Papa Heri seperti tidak bisa berkata apa-apa lagi. Usai mendengar penyakitnya, tiba-tiba semangat hidupnya hilang.




🏙🏙




Setelah melewati belajar malam demi malam, Ujian semester pun tiba. Hana benar-benar belajar extra untuk mendapat nilai yang memuaskan. Karena ia tahu tingkat kesulitannya pasti tinggi.

Sekalinya ada ujian, Hana pasti selalu menforsir tenaganya. Matanya seperti panda. Entahlah semenjak akan kuliah sampai sekarang, tingkat keseriusannya dalam belajar meningkat.

Siang ini dia sudah pulang ke rumah kos. Sebelum melanjutkan belajar, Hana mengambil sepotong kue buatan Rara di meja.

Gadis itu menyalakan layar laptop sambil bermain ponsel. Melihat kontak Papa, seketika ada rasa aneh menyelubung. Perasaan cemas.

"Gue telfon kali ya?" gumamnya.

Berulang kali mendial nomor sang Papa, tidak dijawab. Meski ragu, Hana menelepon nomor Rendi.

"Halo, Assalamualaikum, Bang."

"Waalaikumsalam. Kenapa, Han?" jawabnya dengan nada tergesa.

"Lagi di kantor ya? Tadi aku telfon papa ga di jawab-jawab."

"Ee.. Itu. Apa namanya, Abang lagi sibuk di kantor."

"Ohh oke, Bang. Aku cuma ngerasa ngga enak aja dari tadi.
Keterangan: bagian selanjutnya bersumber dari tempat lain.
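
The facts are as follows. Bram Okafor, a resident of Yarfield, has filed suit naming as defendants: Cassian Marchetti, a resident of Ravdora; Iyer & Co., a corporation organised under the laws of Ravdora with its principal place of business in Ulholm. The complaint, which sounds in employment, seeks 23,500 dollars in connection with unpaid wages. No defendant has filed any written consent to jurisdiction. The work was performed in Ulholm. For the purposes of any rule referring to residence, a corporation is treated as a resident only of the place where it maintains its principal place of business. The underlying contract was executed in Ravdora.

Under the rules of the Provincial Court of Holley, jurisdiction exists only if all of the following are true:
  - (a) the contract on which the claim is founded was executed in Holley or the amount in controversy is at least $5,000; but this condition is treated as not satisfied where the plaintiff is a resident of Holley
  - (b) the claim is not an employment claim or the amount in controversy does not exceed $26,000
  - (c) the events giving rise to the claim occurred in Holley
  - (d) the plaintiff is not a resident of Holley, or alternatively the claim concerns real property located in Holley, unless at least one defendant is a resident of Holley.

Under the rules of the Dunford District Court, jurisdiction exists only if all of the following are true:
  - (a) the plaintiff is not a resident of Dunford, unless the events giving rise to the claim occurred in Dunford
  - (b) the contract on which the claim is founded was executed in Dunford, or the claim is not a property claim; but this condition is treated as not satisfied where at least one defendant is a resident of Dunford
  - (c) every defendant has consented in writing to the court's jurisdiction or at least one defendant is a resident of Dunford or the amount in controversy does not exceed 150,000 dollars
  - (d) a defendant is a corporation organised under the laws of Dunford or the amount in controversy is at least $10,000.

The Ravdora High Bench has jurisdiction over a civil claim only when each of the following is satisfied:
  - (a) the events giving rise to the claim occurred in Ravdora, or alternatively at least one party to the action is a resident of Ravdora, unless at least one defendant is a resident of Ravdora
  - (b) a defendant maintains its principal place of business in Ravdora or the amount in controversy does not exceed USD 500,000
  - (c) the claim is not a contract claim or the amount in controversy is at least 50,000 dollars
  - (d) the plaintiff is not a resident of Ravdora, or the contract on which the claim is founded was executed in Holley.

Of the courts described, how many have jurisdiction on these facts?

2

The Provincial Court of Holley:
  (a) The amount in controversy is $23,500, which meets the 5,000 dollars floor, so one alternative holds. The carve-out does not apply: the plaintiff resides in Yarfield, not Holley. Met.
  (b) The amount in controversy is USD 23,500, within the $26,000 ceiling, so this disjunct is met. Met.
  (c) The operative events occurred in Ulholm, not Holley. Fails.
  (d) The plaintiff resides in Yarfield, which is not Holley, so one alternative holds. Met.
  → At least one condition fails; no jurisdiction.
The Dunford District Court:
  (a) The plaintiff resides in Yarfield, which is not Dunford. Condition met.
  (b) The claim is an employment claim, not a property claim, so this disjunct is met. The exception is not triggered, since no defendant resides in Dunford (they reside in Ravdora, Ulholm). Met.
  (c) The amount in controversy is $23,500, within the USD 150,000 ceiling, so one alternative holds. Satisfied.
  (d) The amount in controversy is $23,500, which meets the $10,000 floor, which satisfies one of the alternatives. Condition met.
  → All conditions met; jurisdiction exists.
The Ravdora High Bench:
  (a) Cassian Marchetti resides in Ravdora, so this disjunct is met. Condition met.
  (b) The amount in controversy is 23,500 dollars, within the 500,000 dollars ceiling — that alternative is enough. Satisfied.
  (c) The claim is an employment claim, not a contract claim, so this disjunct is met. Satisfied.
  (d) The plaintiff resides in Yarfield, which is not Ravdora, which satisfies one of the alternatives. Met.
  → Every requirement is satisfied — jurisdiction.
Courts with jurisdiction: the Dunford District Court, the Ravdora High Bench — 2 in total.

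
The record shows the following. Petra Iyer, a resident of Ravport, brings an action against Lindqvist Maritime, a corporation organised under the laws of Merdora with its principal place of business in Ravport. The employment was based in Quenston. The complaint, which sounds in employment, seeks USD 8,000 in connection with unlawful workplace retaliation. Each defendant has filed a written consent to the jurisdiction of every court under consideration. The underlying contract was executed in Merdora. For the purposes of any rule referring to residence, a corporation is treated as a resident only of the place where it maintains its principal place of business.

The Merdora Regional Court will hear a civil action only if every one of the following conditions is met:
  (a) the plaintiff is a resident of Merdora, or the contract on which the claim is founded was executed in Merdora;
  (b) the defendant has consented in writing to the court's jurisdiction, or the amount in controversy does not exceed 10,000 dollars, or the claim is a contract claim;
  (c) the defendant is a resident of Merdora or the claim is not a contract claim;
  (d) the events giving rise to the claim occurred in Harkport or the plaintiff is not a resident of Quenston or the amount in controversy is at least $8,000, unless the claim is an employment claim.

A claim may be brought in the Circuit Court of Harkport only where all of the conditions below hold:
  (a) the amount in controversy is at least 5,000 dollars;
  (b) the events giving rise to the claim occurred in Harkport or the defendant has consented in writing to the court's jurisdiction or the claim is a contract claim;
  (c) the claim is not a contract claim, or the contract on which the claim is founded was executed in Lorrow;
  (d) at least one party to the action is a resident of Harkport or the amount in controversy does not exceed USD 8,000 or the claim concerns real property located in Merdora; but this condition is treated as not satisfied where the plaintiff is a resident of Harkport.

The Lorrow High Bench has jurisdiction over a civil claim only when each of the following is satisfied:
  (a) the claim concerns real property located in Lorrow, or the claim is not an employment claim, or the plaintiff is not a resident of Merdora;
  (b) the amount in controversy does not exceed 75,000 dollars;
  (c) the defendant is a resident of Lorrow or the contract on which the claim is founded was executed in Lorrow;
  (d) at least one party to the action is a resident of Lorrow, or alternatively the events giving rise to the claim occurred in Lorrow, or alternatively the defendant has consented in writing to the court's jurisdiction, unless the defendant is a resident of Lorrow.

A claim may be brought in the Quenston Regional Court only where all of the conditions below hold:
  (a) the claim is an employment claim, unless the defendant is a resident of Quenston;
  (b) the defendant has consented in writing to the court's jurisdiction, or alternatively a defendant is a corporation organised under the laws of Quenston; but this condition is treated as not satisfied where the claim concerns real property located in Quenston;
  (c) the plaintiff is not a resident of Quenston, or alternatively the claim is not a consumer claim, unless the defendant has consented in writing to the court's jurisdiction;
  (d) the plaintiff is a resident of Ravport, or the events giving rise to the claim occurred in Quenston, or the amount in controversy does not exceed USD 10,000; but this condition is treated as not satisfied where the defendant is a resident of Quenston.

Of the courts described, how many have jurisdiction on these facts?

The Merdora Regional Court:
  (a) The contract was executed in Merdora, so one alternative holds. Condition met.
  (b) Every defendant has filed written consent, so this disjunct is met. Satisfied.
  (c) The claim is an employment claim, not a contract claim, so one alternative holds. Met.
  (d) The plaintiff resides in Ravport, which is not Quenston, so this disjunct is met. Condition met.
  → Jurisdiction lies.
The Circuit Court of Harkport:
  (a) The amount in controversy is USD 8,000, which meets the $5,000 floor. Condition met.
  (b) Every defendant has filed written consent, so this disjunct is met. Satisfied.
  (c) The claim is an employment claim, not a contract claim, which satisfies one of the alternatives. Satisfied.
  (d) The amount in controversy is $8,000, within the USD 8,000 ceiling — that alternative is enough. The carve-out does not apply: the plaintiff resides in Ravport, not Harkport. Met.
  → Every requirement is satisfied — jurisdiction.
The Lorrow High Bench:
  (a) The plaintiff resides in Ravport, which is not Merdora — that alternative is enough. Met.
  (b) The amount in controversy is USD 8,000, within the $75,000 ceiling. Met.
  (c) The defendant resides in Ravport, not Lorrow; the contract was executed in Merdora, not Lorrow — no alternative holds. Fails.
  (d) Every defendant has filed written consent, which satisfies one of the alternatives. Met.
  → The court lacks jurisdiction.
The Quenston Regional Court:
  (a) The claim is an employment claim. Met.
  (b) Every defendant has filed written consent, which satisfies one of the alternatives. And the carve-out is inapplicable — the claim does not concern real property. Met.
  (c) The plaintiff resides in Ravport, which is not Quenston — that alternative is enough. Satisfied.
  (d) The plaintiff resides in Ravport — that alternative is enough. And the carve-out is inapplicable — the defendant resides in Ravport, not Quenston. Met.
  → Every requirement is satisfied — jurisdiction.
Courts with jurisdiction: the Merdora Regional Court, the Circuit Court of Harkport, the Quenston Regional Court — 3 in total.

3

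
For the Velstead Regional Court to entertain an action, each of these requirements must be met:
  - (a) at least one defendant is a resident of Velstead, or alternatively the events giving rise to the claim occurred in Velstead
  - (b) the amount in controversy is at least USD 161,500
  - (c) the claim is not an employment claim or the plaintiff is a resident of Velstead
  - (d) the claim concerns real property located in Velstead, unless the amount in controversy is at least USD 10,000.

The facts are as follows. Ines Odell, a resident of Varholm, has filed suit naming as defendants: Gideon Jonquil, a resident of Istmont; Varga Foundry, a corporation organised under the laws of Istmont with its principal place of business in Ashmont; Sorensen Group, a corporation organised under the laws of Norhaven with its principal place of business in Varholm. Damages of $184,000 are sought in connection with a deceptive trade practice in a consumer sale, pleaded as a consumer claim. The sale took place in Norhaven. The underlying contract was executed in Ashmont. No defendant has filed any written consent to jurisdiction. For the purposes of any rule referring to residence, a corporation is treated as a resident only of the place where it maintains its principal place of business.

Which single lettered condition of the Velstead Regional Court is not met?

The Velstead Regional Court:
  (a) No defendant resides in Velstead (they reside in Istmont, Ashmont, Varholm); the operative events occurred in Norhaven, not Velstead — none of the alternatives is met. Fails.
  (b) The amount in controversy is $184,000, which meets the 161,500 dollars floor. Satisfied.
  (c) The claim is a consumer claim, not an employment claim, which satisfies one of the alternatives. Satisfied.
  (d) The claim does not concern real property. But the amount in controversy is USD 184,000, which meets the $10,000 floor, and the 'unless' clause therefore excuses the requirement. Satisfied.
Only condition (a) fails.

(a)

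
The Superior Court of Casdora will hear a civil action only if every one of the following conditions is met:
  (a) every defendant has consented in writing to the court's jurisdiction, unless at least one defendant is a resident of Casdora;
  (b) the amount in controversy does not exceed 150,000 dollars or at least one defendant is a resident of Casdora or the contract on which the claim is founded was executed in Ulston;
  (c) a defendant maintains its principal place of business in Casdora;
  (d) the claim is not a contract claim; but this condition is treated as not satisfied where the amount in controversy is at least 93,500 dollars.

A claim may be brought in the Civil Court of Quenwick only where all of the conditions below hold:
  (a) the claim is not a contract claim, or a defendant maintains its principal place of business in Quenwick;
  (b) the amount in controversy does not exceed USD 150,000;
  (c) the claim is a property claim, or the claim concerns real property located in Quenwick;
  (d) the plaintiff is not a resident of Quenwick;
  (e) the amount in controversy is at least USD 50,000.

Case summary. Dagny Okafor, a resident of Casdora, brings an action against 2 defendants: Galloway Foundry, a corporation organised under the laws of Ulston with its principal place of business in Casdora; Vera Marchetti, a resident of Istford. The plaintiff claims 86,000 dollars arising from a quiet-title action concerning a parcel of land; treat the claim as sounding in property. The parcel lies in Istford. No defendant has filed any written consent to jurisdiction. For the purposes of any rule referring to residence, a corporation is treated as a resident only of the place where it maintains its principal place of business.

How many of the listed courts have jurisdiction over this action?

2

The Superior Court of Casdora:
  (a) No such written consent has been filed. However, Galloway Foundry resides in Casdora, so the 'unless' proviso supplies this condition. Met.
  (b) The amount in controversy is 86,000 dollars, within the USD 150,000 ceiling — that alternative is enough. Met.
  (c) Galloway Foundry has its principal place of business in Casdora. Condition met.
  (d) The claim is a property claim, not a contract claim. The carve-out does not apply: the amount in controversy is USD 86,000, below the 93,500 dollars floor. Condition met.
  → All conditions met; jurisdiction exists.
The Civil Court of Quenwick:
  (a) The claim is a property claim, not a contract claim, which satisfies one of the alternatives. Condition met.
  (b) The amount in controversy is USD 86,000, within the USD 150,000 ceiling. Condition met.
  (c) The claim is a property claim, which satisfies one of the alternatives. Condition met.
  (d) The plaintiff resides in Casdora, which is not Quenwick. Condition met.
  (e) The amount in controversy is USD 86,000, which meets the $50,000 floor. Condition met.
  → The court has jurisdiction.
Courts with jurisdiction: the Superior Court of Casdora, the Civil Court of Quenwick — 2 in total.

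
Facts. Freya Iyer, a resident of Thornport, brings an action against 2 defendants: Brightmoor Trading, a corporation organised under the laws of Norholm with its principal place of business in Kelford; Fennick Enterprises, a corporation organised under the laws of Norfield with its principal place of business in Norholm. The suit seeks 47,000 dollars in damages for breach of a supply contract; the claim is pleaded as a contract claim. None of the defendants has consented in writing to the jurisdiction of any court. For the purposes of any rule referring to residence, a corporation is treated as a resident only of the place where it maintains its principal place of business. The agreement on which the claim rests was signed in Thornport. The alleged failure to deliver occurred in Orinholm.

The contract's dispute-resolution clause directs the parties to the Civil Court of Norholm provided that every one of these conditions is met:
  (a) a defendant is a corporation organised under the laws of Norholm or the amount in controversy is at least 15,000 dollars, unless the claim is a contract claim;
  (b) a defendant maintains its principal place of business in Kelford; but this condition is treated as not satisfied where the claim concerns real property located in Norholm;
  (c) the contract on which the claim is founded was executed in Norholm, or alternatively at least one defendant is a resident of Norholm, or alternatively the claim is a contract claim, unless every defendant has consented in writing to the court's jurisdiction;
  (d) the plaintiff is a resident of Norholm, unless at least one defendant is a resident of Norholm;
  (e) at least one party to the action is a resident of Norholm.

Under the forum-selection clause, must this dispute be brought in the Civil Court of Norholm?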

Papa sehat kan?" Tidak ada sahutan.

"Bang?"

"Sebenarnya ... Om Heri di rawat di rumah sakit." Rendi tidak bisa untuk berbohong. Hana adalah putri Om nya, tidak bisa menyembunyikan kabar penting begitu saja.
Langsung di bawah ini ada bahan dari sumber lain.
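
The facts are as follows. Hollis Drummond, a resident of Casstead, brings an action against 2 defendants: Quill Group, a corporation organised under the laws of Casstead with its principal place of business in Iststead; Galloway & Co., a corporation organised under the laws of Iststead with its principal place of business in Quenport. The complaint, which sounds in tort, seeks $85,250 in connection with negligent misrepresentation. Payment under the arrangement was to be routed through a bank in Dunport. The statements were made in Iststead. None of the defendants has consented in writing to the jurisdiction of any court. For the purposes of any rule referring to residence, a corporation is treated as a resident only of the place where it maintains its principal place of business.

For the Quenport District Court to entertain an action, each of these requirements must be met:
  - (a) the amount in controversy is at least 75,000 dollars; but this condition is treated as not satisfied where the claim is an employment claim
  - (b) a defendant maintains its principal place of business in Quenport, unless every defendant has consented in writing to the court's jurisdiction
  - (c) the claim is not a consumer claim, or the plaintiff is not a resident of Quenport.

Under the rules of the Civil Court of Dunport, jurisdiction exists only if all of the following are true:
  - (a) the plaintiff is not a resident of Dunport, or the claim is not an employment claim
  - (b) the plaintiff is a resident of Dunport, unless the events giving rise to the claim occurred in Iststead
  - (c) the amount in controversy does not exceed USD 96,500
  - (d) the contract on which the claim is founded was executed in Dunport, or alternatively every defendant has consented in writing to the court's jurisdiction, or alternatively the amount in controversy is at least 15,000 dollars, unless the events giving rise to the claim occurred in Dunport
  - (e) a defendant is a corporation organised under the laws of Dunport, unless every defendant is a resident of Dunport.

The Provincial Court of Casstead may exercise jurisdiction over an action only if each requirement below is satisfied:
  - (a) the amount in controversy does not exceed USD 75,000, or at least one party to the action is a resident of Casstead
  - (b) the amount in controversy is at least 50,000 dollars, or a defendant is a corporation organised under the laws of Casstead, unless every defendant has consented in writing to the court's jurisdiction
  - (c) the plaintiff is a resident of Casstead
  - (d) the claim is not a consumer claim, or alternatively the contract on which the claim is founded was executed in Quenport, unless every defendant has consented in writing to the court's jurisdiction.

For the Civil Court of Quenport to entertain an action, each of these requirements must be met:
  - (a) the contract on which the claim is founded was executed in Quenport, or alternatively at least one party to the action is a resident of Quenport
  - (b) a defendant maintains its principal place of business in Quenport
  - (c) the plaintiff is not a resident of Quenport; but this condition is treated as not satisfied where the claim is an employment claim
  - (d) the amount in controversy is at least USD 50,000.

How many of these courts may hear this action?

3

The Quenport District Court:
  (a) The amount in controversy is USD 85,250, which meets the 75,000 dollars floor. The exception is not triggered, since the claim is a tort claim, not an employment claim. Satisfied.
  (b) Galloway & Co. has its principal place of business in Quenport. Condition met.
  (c) The claim is a tort claim, not a consumer claim, which satisfies one of the alternatives. Satisfied.
  → Every requirement is satisfied — jurisdiction.
The Civil Court of Dunport:
  (a) The plaintiff resides in Casstead, which is not Dunport — that alternative is enough. Met.
  (b) The plaintiff resides in Casstead, not Dunport. However, the operative events occurred in Iststead, so the 'unless' proviso supplies this condition. Condition met.
  (c) The amount in controversy is USD 85,250, within the 96,500 dollars ceiling. Met.
  (d) The amount in controversy is USD 85,250, which meets the 15,000 dollars floor — that alternative is enough. Condition met.
  (e) The corporate defendant(s) are organised in Casstead, Iststead, not Dunport. Nor does the 'unless' clause help: the defendants reside as follows — Quill Group in Iststead, Galloway & Co. in Quenport — not all in Dunport. Fails.
  → Not every requirement is met — no jurisdiction.
The Provincial Court of Casstead:
  (a) Hollis Drummond resides in Casstead — that alternative is enough. Met.
  (b) The amount in controversy is 85,250 dollars, which meets the $50,000 floor, so this disjunct is met. Condition met.
  (c) The plaintiff resides in Casstead. Condition met.
  (d) The claim is a tort claim, not a consumer claim, which satisfies one of the alternatives. Condition met.
  → The court has jurisdiction.
The Civil Court of Quenport:
  (a) Galloway & Co. resides in Quenport, so this disjunct is met. Condition met.
  (b) Galloway & Co. has its principal place of business in Quenport. Condition met.
  (c) The plaintiff resides in Casstead, which is not Quenport. And the carve-out is inapplicable — the claim is a tort claim, not an employment claim. Condition met.
  (d) The amount in controversy is 85,250 dollars, which meets the USD 50,000 floor. Satisfied.
  → The court has jurisdiction.
Courts with jurisdiction: the Quenport District Court, the Provincial Court of Casstead, the Civil Court of Quenport — 3 in total.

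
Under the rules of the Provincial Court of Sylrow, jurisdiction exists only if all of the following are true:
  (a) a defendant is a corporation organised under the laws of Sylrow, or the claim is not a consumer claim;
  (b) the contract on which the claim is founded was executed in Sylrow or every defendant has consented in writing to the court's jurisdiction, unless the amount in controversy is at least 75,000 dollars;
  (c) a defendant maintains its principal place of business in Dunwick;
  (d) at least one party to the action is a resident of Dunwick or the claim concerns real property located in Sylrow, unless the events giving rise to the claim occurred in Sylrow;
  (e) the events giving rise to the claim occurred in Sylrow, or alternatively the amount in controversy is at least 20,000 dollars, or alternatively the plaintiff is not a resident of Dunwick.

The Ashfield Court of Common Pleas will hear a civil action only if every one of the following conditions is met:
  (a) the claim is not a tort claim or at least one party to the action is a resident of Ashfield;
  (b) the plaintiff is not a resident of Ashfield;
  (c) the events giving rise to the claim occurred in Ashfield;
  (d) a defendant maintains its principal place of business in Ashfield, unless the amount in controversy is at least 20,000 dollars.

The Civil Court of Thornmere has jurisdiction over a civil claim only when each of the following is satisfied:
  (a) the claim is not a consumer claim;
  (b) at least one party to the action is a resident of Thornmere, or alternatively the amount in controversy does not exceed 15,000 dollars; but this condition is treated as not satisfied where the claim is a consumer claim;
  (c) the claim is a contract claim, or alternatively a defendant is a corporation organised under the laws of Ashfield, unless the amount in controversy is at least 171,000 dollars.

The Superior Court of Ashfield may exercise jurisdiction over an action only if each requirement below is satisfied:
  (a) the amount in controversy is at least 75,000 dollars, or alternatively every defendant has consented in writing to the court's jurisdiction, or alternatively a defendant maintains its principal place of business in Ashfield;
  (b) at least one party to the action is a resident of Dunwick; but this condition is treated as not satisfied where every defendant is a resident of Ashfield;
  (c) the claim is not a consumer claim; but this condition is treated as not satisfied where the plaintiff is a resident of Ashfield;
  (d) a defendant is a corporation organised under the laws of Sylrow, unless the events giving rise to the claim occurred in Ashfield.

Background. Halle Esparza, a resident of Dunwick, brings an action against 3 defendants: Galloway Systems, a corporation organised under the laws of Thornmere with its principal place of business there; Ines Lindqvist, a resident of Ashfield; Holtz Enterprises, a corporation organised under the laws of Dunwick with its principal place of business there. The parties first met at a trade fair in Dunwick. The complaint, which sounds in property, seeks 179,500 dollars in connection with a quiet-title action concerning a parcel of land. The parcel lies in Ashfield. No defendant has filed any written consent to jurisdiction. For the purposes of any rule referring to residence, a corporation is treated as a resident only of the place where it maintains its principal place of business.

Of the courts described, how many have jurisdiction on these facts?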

"Di rumah sakit? Papa sakit apa?" ujarnya cemas.

"Sewaktu kamu telfon yang Om Heri batuk-batuk, sampai sekarang belum sembuh."

"Tadi pagi, Om Heri batuk-batuk ada bercak darahnya."

"Kata Dokter, Om Heri mengidap penyakit kanker paru-paru."

Hana merasa lemas. Panggilan dari Rendi sudah tidak ia dengarkan lagi. Ia menjauh ponselnya lantas menelungkupkan wajahnya di antara lipatan kedua tangannya.

Pantas saja, hari ini dia merasa gelisah. Rupanya sang Papa tercinta sedang tidak baik-baik saja.

Hana menghapus air matanya kemudian meraih ponselnya. Mengutak-atik gadget itu.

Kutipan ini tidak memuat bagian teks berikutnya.